Plus, shorting U.S. treasuries is also a great option in this type of a volatile environment (read: 4 Inverse Bond ETFs to Watch as Rates Rise).
EM Bonds & Dividends: Good Bond Picks Too?
Since emerging markets (EM) are quite solid at the current level as opposed to the developed world, have relatively lower date-to-GDP ratio and offer higher yields, investors can take a look at EM bond ETFs.
Though local currency bond ETFs like WisdomTree Emerging Markets Local Debt ETF (ELD - ETF report) have been outperforming lately, investors might think about a currency-hedged EM ETF at this moment given the renewed strength in dollar. iShares JPMorgan USD Emerg Markets Bond ETF (EMB - ETF report) can be a decent pick for those who look to be invested in the currency-hedged EM bond ETF pack (read: 5 Reasons to Invest in Emerging Market Bond ETFs).

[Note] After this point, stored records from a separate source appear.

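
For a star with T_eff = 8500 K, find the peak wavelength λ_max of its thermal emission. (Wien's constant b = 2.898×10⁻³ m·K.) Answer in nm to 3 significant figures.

λ_max = b/T = 2.898×10⁻³ / 8500 = 3.41×10^-7 m = 340.9 nm.

341 nm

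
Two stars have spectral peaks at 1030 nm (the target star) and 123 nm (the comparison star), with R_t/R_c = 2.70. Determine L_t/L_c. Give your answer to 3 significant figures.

0.00148

Wien's law gives T ∝ 1/λ_max, so T_t/T_c = λ_c/λ_t = 123/1030 = 0.1194.
Then L ∝ R²T⁴ gives L_t/L_c = (2.70)² × (0.1194)⁴ = 7.290 × 2.034×10^-4 = 0.001483.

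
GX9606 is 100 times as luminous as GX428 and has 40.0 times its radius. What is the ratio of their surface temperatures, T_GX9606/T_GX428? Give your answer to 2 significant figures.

0.50

L ∝ R²T⁴ gives T ∝ (L/R²)^(1/4), so
T_GX9606/T_GX428 = (100 / 40.0²)^(1/4) = (0.06250)^(1/4) = 0.5000.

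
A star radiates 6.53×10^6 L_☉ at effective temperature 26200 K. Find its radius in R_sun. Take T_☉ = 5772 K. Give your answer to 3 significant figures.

R/R_☉ = √(L/L_☉) / (T/T_☉)² = √(6.53×10^6) / (4.539)²
       = 2555 / 20.60 = 124.0.

124 R_sun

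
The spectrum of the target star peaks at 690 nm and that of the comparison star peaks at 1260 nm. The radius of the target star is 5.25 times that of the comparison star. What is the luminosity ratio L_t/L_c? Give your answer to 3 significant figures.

Wien's law gives T ∝ 1/λ_max, so T_t/T_c = λ_c/λ_t = 1260/690 = 1.826.
Then L ∝ R²T⁴ gives L_t/L_c = (5.25)² × (1.826)⁴ = 27.56 × 11.12 = 306.5.

306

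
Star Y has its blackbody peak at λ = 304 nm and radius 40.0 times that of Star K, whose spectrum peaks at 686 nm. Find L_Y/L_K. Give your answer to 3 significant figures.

Wien's law gives T ∝ 1/λ_max, so T_Y/T_K = λ_K/λ_Y = 686/304 = 2.257.
Then L ∝ R²T⁴ gives L_Y/L_K = (40.0)² × (2.257)⁴ = 1600 × 25.93 = 4.149×10^4.

4.15×10^4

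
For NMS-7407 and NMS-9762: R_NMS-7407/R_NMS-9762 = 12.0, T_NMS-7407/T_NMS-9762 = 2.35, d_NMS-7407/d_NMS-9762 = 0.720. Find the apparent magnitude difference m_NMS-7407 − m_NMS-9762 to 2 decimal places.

-9.82

L_NMS-7407/L_NMS-9762 = (12.0)²(2.35)⁴ = 4392.
F_NMS-7407/F_NMS-9762 = (L_NMS-7407/L_NMS-9762)/(d_NMS-7407/d_NMS-9762)² = 4392/0.5184 = 8472.
m_NMS-7407 − m_NMS-9762 = −2.5 log₁₀(8472) = -9.82.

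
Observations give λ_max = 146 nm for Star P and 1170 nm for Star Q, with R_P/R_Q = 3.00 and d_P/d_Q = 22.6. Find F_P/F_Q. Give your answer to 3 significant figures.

72.7

Wien's law: T_P/T_Q = λ_Q/λ_P = 1170/146 = 8.014.
L_P/L_Q = (R_P/R_Q)²(T_P/T_Q)⁴ = (3.00)²(8.014)⁴ = 3.712×10^4.
F_P/F_Q = (L_P/L_Q)/(d_P/d_Q)² = 3.712×10^4/(22.6)² = 72.67.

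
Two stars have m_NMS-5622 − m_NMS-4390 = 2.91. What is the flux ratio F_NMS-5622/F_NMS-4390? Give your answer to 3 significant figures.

F_NMS-5622/F_NMS-4390 = 10^(−(m_NMS-5622 − m_NMS-4390)/2.5) = 10^(-2.91/2.5) = 10^-1.164 = 0.06855.

0.0685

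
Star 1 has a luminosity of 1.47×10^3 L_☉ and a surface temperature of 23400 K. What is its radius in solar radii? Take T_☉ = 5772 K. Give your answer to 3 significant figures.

2.33 solar radii

R/R_☉ = √(L/L_☉) / (T/T_☉)² = √(1.47×10^3) / (4.054)²
       = 38.34 / 16.44 = 2.333.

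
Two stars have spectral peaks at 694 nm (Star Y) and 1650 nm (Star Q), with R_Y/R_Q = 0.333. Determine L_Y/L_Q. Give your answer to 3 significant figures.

3.54

Wien's law gives T ∝ 1/λ_max, so T_Y/T_Q = λ_Q/λ_Y = 1650/694 = 2.378.
Then L ∝ R²T⁴ gives L_Y/L_Q = (0.333)² × (2.378)⁴ = 0.1109 × 31.95 = 3.543.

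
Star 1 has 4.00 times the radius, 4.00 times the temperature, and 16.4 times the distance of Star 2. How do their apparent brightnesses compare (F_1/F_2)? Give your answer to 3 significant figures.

15.2

L_1/L_2 = (R_1/R_2)²(T_1/T_2)⁴ = (4.00)² × (4.00)⁴ = 4096.
F_1/F_2 = (L_1/L_2)/(d_1/d_2)² = 4096 / (16.4)² = 15.23.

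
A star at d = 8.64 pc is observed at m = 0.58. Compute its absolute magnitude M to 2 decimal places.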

Another way to play the emerging market turnaround right now is to invest in high-dividend EM equities ETFs like SPDR S&P Emerging Markets Dividend ETF (EDIV - ETF report) and iShares Emerging Markets Dividend ETF (DVYE - ETF report) that yield over 4.5% -- much higher than the present benchmark Treasury yields.
Ex-Rate Sensitive ETFs Deserves a Look
Since both presidential election and rate hike fears will cause considerable volatility in the market, a low volatile and an ex-rate sensitive pick like &P 500 ex-Rate Sensitive Low Volatility Portfolio (XRLV - ETF report) should be an intriguing choice (read: 4 Best ETFs to Buy for Q4).